Mining and oil and gas companies will be happy because many have similar structures, he said.
The court’s rejection of disregarding transactions is better guidance than recent publications on the OECD’s base-erosion and profit shifting (BEPS) reforms, which support a power to disregard but don’t offer clear examples of how it would work, Shaun MacIsaac, a principal with PMR Law in Calgary, said Sept. 28.
BEPS Harm?
The ruling “flies in the face” of the OECD reforms, because it focuses on risk, rather than value creation, said Dale Hill, a partner with Gowling WLG in Ottawa and national leader of its transfer pricing group.

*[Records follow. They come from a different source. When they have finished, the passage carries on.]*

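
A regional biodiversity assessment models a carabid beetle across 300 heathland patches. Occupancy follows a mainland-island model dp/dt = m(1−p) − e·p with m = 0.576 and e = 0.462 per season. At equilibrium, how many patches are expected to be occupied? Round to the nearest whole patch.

p* = m/(m+e) = 0.576/1.0380 = 0.5549.
Expected occupied patches = N × p* = 300 × 0.5549 = 166.47 ≈ 166.

166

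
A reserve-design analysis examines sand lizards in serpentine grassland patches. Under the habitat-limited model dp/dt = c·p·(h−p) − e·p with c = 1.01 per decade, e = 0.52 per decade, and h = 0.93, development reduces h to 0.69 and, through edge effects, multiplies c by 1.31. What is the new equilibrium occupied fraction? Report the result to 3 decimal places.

Before: p* = h − e/c = 0.93 − 0.52/1.01 = 0.93 − 0.5149 = 0.4151.
After: c = 1.3231, e = 0.52, h = 0.69; p* = 0.69 − 0.52/1.3231 = 0.2970.

0.297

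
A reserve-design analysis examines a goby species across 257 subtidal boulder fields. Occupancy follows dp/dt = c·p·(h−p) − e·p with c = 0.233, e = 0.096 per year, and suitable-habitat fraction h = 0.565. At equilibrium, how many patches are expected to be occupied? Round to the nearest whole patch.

39

p* = h − e/c = 0.565 − 0.4120 = 0.1530.
Expected occupied patches = N × p* = 257 × 0.1530 = 39.32 ≈ 39.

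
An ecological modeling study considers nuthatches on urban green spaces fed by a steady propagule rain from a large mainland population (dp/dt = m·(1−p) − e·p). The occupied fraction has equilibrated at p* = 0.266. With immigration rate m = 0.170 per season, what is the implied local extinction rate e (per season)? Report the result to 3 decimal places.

0.469

At equilibrium m(1−p*) = e·p*, so e = m(1−p*)/p*.
e = 0.170 × 0.7340 / 0.266 = 0.4691.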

“This decision puts a strain on the BEPS movement around the world,” Hill said Sept. 30.
The government will almost certainly appeal, adding years to the dispute, and in the meantime the tax agency won’t support the ruling and will focus on value creation, he said.
A key tenet of the BEPS reforms is the idea that profits are taxed where economic activity and value creation occurs.
Companies should report profit where they face risk and where business functions are located, like Cameco did, Garbutt said.
The CRA said Sept. 27 that it can’t comment on the ruling. It has until Oct. 26 to appeal to the Federal Court of Appeal.